# Pandas UDFs and UDAFs in pyspark
Links: 
* https://spark.apache.org/docs/2.4.0/sql-pyspark-pandas-with-arrow.html
* https://danvatterott.com/blog/2018/09/06/python-aggregate-udfs-in-pyspark/
* https://databricks.com/blog/2017/10/30/introducing-vectorized-udfs-for-pyspark.html
* Funcionamiento de Spark + UDAFs con Pandas https://florianwilhelm.info/2017/10/efficient_udfs_with_pyspark/
* https://stackoverflow.com/questions/55506698/writing-custom-udaf-in-pyspark
* https://stackoverflow.com/questions/40006395/applying-udfs-on-groupeddata-in-pyspark-with-functioning-python-example/47497815#47497815
* https://stackoverflow.com/questions/32100973/how-to-define-and-use-a-user-defined-aggregate-function-in-spark-sql

* versions: https://stackoverflow.com/questions/51713705/python-pandas-udf-spark-error

---
Obs: Is important to have the right combination of version with these packages:

* numpy: 1.14.5
* pyarrow: 0.10.0
* pandas: 0.24.2
---

## UDFs

In [3]:
import pandas as pd

from pyspark.sql.functions import col, pandas_udf
from pyspark.sql.types import LongType

# Declare the function and create the UDF
def multiply_func(a, b):
    return a * b

multiply = pandas_udf(multiply_func, returnType=LongType())

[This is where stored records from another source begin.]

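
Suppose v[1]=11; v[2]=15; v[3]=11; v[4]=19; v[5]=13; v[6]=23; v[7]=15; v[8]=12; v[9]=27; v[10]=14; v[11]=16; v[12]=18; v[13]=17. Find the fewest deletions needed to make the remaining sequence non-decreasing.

Fewest deletions = n − (longest non-decreasing subsequence).
i:      1  2  3  4  5  6  7  8  9 10 11 12 13
v[i]:  11 15 11 19 13 23 15 12 27 14 16 18 17
dp:     1  2  2  3  3  4  4  3  5  4  5  6  6
max dp = 6, so deletions = 13 − 6 = 7.

7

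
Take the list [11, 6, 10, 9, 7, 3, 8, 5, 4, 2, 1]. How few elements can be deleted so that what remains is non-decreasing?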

# The function for a pandas_udf should be able to execute with local Pandas data
x = pd.Series([1, 2, 3])
print(multiply_func(x, x))

0    1
1    4
2    9
dtype: int64


In [4]:
# Create a Spark DataFrame, 'spark' is an existing SparkSession
df = spark.createDataFrame(pd.DataFrame(x, columns=["x"]))

# Execute function as a Spark vectorized UDF
df.select(multiply(col("x"), col("x"))).show()
#df.show()

+-------------------+
|multiply_func(x, x)|
+-------------------+
|                  1|
|                  4|
|                  9|
+-------------------+



---
## UDF - Grouped Map

In [20]:
from pyspark.sql.functions import pandas_udf, PandasUDFType

df = spark.createDataFrame(
    [(1, 1.0), (1, 2.0), (2, 3.0), (2, 5.0), (2, 10.0)],
    ("id", "v"))

df.show()

+---+----+
| id|   v|
+---+----+
|  1| 1.0|
|  1| 2.0|
|  2| 3.0|
|  2| 5.0|
|  2|10.0|
+---+----+



To use groupBy().apply(), the user needs to define the following:

* A *Python function* that defines the computation for each group.
* A *StructType object* or a string that defines the **schema** of the output DataFrame.

*Important: Note that all data for a group will be loaded into memory before the function is applied*

In [21]:
%%time
@pandas_udf("id long, v double", PandasUDFType.GROUPED_MAP)
def subtract_mean(pdf):
    # pdf is a pandas.DataFrame
    v = pdf.v
    return pdf.assign(v=v - v.mean())

df.groupby("id").apply(subtract_mean).show()

+---+----+
| id|   v|
+---+----+
|  1|-0.5|
|  1| 0.5|
|  2|-3.0|
|  2|-1.0|
|  2| 4.0|
+---+----+

CPU times: user 16.3 ms, sys: 4.13 ms, total: 20.4 ms
Wall time: 966 ms


---
## UDAF - Grouped Aggregate

*Important: Note that this type of UDF does not support partial aggregation and all data for a group or window will be loaded into memory.*

In [18]:
from pyspark.sql.functions import pandas_udf, PandasUDFType
from pyspark.sql import Window

df = spark.createDataFrame(
    [(1, 1.0), (1, 2.0), (2, 3.0), (2, 5.0), (2, 10.0)],
    ("id", "v"))

df.show()

+---+----+
| id|   v|
+---+----+
|  1| 1.0|
|  1| 2.0|
|  2| 3.0|
|  2| 5.0|
|  2|10.0|
+---+----+



In [19]:
%%time
@pandas_udf("double", PandasUDFType.GROUPED_AGG)
def mean_udf(v):
    return v.mean()

df.groupby("id").agg(mean_udf(df['v'])).show()

+---+-----------+
| id|mean_udf(v)|
+---+-----------+
|  1|        1.5|
|  2|        6.0|
+---+-----------+

CPU times: user 7.82 ms, sys: 12.2 ms, total: 20 ms
Wall time: 939 ms


In [12]:
w = Window \
    .partitionBy('id') \
    .rowsBetween(Window.unboundedPreceding, Window.unboundedFollowing)
df.withColumn('mean_v', mean_udf(df['v']).over(w)).show()

+---+----+------+
| id|   v|mean_v|
+---+----+------+
|  1| 1.0|   1.5|
|  1| 2.0|   1.5|
|  2| 3.0|   6.0|
|  2| 5.0|   6.0|
|  2|10.0|   6.0|
+---+----+------+



# Setting Arrow Batch Size

Data partitions in Spark are converted into Arrow record batches, which can temporarily lead to high memory usage in the JVM. *To avoid possible out of memory exceptions*, the size of the Arrow record batches can be adjusted by setting the conf **“spark.sql.execution.arrow.maxRecordsPerBatch”** to an integer that will determine the maximum number of rows for each batch. 

The default value is 10,000 records per batch. If the number of columns is large, the value should be adjusted accordingly. Using this limit, each data partition will be made into 1 or more record batches for processing.